Seperate beds. In fact, I put a chair against my door,
near petrified. He was below, turning the spare room
into the tomb of Tutankhamun. You see, we were passionate then,
in those halcyon days; unwrapping each other, rapidly,
like presents, fast food. But now I feared his honeyed embrace,
the kiss that would turn my lips to a work of art.

And who, when it comes to the crunch, can live
with a heart of gold? That night, I dreamt I bore
his child, its perfect ore limbs, its little tongue
like a precious latch, its amber eyes
holding their pupils like flies. My dream-milk
burned in my breasts. I woke to the streaming sun.

So he had to move out. We'd a caravan
in the wilds, in a glade of its own. I drove him up
under cover of dark. He sat in the back.
And then I came home, the women who married the fool
who wished for gold. At first I visited, odd times,
parking the car a good way off, then walking.
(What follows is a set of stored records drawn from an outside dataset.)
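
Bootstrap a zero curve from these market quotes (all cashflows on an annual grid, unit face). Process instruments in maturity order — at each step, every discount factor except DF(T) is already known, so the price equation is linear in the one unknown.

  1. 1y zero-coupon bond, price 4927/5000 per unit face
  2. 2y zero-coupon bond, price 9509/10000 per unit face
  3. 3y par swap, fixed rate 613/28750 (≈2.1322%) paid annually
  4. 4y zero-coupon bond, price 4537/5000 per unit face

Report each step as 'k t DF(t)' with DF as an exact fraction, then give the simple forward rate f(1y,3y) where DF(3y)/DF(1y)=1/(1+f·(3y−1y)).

step 1 [1y] zero: DF = P = 4927/5000 ≈ 0.985400
step 2 [2y] zero: DF = P = 9509/10000 ≈ 0.950900
step 3 [3y] swap r/1=613/28750: DF=(1 − 613/28750·(0.985400+0.950900))/(1+613/28750) = 9387/10000 ≈ 0.938700
step 4 [4y] zero: DF = P = 4537/5000 ≈ 0.907400

1 1 4927/5000
2 2 9509/10000
3 3 9387/10000
4 4 4537/5000
f(1y,3y) = ((4927/5000)/(9387/10000) − 1)/(2) = 467/18774 ≈ 2.4875%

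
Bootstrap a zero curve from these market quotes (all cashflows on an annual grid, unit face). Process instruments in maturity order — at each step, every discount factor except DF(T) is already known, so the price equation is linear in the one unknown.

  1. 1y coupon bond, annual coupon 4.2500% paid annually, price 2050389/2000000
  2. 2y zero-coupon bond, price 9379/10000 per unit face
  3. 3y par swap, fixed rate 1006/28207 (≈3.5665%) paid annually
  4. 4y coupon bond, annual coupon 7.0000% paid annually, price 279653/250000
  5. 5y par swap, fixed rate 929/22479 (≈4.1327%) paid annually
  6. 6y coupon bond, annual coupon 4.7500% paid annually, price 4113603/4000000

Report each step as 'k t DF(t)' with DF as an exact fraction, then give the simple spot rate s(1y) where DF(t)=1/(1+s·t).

step 1 [1y] bond c/1=17/400: DF=(2050389/2000000 − 17/400·(0))/(1+17/400) = 4917/5000 ≈ 0.983400
step 2 [2y] zero: DF = P = 9379/10000 ≈ 0.937900
step 3 [3y] swap r/1=1006/28207: DF=(1 − 1006/28207·(0.983400+0.937900))/(1+1006/28207) = 4497/5000 ≈ 0.899400
step 4 [4y] bond c/1=7/100: DF=(279653/250000 − 7/100·(0.983400+0.937900+0.899400))/(1+7/100) = 8609/10000 ≈ 0.860900
step 5 [5y] swap r/1=929/22479: DF=(1 − 929/22479·(0.983400+0.937900+0.899400+0.860900))/(1+929/22479) = 4071/5000 ≈ 0.814200
step 6 [6y] bond c/1=19/400: DF=(4113603/4000000 − 19/400·(0.983400+0.937900+0.899400+0.860900+0.814200))/(1+19/400) = 7779/10000 ≈ 0.777900

1 1 4917/5000
2 2 9379/10000
3 3 4497/5000
4 4 8609/10000
5 5 4071/5000
6 6 7779/10000
s(1y) = (1/(4917/5000) − 1)/(1) = 83/4917 ≈ 1.6880%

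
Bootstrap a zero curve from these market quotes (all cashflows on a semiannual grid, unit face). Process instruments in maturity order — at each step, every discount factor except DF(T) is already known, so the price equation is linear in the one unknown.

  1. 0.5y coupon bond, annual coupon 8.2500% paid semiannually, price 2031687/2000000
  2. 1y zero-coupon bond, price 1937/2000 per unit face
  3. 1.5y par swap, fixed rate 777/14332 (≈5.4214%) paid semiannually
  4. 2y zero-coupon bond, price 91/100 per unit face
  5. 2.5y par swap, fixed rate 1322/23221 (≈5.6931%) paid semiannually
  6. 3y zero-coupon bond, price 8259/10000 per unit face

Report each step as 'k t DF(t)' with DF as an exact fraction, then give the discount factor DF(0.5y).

1 1/2 2439/2500
2 1 1937/2000
3 3/2 9223/10000
4 2 91/100
5 5/2 4339/5000
6 3 8259/10000
DF(0.5y) = 2439/2500 ≈ 0.975600

step 1 [0.5y] bond c/2=33/800: DF=(2031687/2000000 − 33/800·(0))/(1+33/800) = 2439/2500 ≈ 0.975600
step 2 [1y] zero: DF = P = 1937/2000 ≈ 0.968500
step 3 [1.5y] swap r/2=777/28664: DF=(1 − 777/28664·(0.975600+0.968500))/(1+777/28664) = 9223/10000 ≈ 0.922300
step 4 [2y] zero: DF = P = 91/100 ≈ 0.910000
step 5 [2.5y] swap r/2=661/23221: DF=(1 − 661/23221·(0.975600+0.968500+0.922300+0.910000))/(1+661/23221) = 4339/5000 ≈ 0.867800
step 6 [3y] zero: DF = P = 8259/10000 ≈ 0.825900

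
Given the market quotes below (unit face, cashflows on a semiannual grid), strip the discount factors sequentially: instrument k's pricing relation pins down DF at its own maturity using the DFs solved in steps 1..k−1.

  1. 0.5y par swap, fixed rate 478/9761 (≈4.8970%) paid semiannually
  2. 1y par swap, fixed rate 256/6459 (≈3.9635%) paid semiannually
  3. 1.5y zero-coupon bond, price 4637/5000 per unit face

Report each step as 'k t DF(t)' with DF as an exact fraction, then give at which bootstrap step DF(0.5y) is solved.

1 1/2 9761/10000
2 1 601/625
3 3/2 4637/5000
DF(0.5y) is solved at step 1

step 1 [0.5y] swap r/2=239/9761: DF=(1 − 239/9761·(0))/(1+239/9761) = 9761/10000 ≈ 0.976100
step 2 [1y] swap r/2=128/6459: DF=(1 − 128/6459·(0.976100))/(1+128/6459) = 601/625 ≈ 0.961600
step 3 [1.5y] zero: DF = P = 4637/5000 ≈ 0.927400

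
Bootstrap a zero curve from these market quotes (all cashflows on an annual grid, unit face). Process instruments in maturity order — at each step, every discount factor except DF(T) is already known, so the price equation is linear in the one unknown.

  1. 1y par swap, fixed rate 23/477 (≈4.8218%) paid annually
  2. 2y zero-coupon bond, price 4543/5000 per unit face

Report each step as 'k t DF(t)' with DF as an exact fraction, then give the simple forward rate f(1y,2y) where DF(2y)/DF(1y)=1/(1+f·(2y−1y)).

1 1 477/500
2 2 4543/5000
f(1y,2y) = ((477/500)/(4543/5000) − 1)/(1) = 227/4543 ≈ 4.9967%

step 1 [1y] swap r/1=23/477: DF=(1 − 23/477·(0))/(1+23/477) = 477/500 ≈ 0.954000
step 2 [2y] zero: DF = P = 4543/5000 ≈ 0.908600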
You knew you were getting close. Golden trout
on the grass. One day, a hare hung from a larch,
a beautiful lemon mistake. And then his footprints,
glistening next to the river's path. He was thin,
delirious; hearing, he said, the music of Pan
from the woods. Listen. That was the last straw.

What gets me now is not the idiocy or greed
but lack of thought for me. Pure selfishness. I sold
the contents of the house and came down here.
I think of him in certain lights, dawn, late afternoon,
and once a bowl of apples stopped me dead. I miss most,
even now, his hands, his warm hands on my skin, his touch.




Carol Ann Duffy
1955



Carol Ann Duffy has been Poet Laureate since 1st May 2009.